Изменить размер шрифта - +
Но на Клаудию угроза не произвела никакого впечатления, только, прежде чем совершить неизбежный поступок, какую-то долю секунды она поколебалась, однако маска все равно перешла из рук в руки, но в моих глазах, в глазах его матери, Лары, а сейчас и этих двух матерей, которые, я заметил, сидят как огорошенные, то есть в глазах взрослых, этот мальчуган вдруг превратился в романтического героя, а его фраза стала манифестом неудачников.

Мы возвращаемся на школьный двор, и когда я прощаюсь с дамами, снова замечаю того мальчика с болезнью Дауна, которого я видел вчера, мать ведет его за руку. Они проходят мимо моей машины, я тут же нажимаю на брелок — би-и-и-п, — и он доволен, улыбается, но мать опять ничего не заметила и, не обращая внимания на его протесты, тянет за собой. А Барбара с матерью Нилоуэфер ни о чем не догадались, они, конечно, заметили мой жест, но восприняли его вполне нормально, с чисто внешней стороны: я собираюсь ехать в офис и открываю машину; но самое интересное, что и сегодня тот мальчик вовсе не заметил меня, а значит, в самом деле, эта волнующая его тайная связь между ним и машиной, исключительно его прерогатива. Мать тянет его за руку, и он нехотя входит в подъезд здания, и, как только я остаюсь один, следую за ними, пытаясь понять, куда можно ходить в такое время. На щитке звонка двенадцать кнопок и три элегантных латунных таблички адвокатских контор, и еще одна, та, что скрыта под плексигласом, информирует, что на первом этаже находится кабинет физиокинезиотерапии. Вот куда они ходят каждое утро…

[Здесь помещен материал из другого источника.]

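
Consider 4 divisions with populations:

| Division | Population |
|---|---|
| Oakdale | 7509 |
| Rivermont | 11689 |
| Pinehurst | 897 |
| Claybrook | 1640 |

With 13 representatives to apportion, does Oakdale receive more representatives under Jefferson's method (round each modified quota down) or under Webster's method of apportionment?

Jefferson

Jefferson: Oakdale 5, Rivermont 7, Pinehurst 0, Claybrook 1.
Webster: Oakdale 4, Rivermont 7, Pinehurst 1, Claybrook 1.
Oakdale gets 5 under Jefferson and 4 under Webster.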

Я возвращаюсь к машине и звоню в офис Аннализе. Аннализа, я сегодня опять останусь возле школы. Пауза. Отмени все встречи и все звонки переключай мне на мобильный, привези сюда документы на подпись; знаешь, сегодня просто чудесный день. Пауза. Я диктую ей адрес. Пока. Стоп. Ну и пусть она и вправду растеряется, пусть молниеносно промелькнут все оттенки недоумения на ее лице, и она пойдет пошептаться к Эммануэле, секретарше Пике, их столы стоят рядом за перегородкой в open-space: такой интерьер захотели австралийцы, когда они несколько лет назад купили нашу компанию, а французы, в прошлом году пришедшие на их место, решили все переделать, но пока еще не взялись за дело, и потихоньку сообщит ей новость: «Паладини и сегодня останется на целый день у школы своей дочери»; все же я так и сделаю, мне все равно, черт возьми! Я же директор, в самом деле, что мне нужно карточку компостировать, что ли? Пока меня не уволили, я сам буду решать, где мне работать, а если меня уволят, то из-за слияния, а не потому, что я прогуляю два рабочих дня.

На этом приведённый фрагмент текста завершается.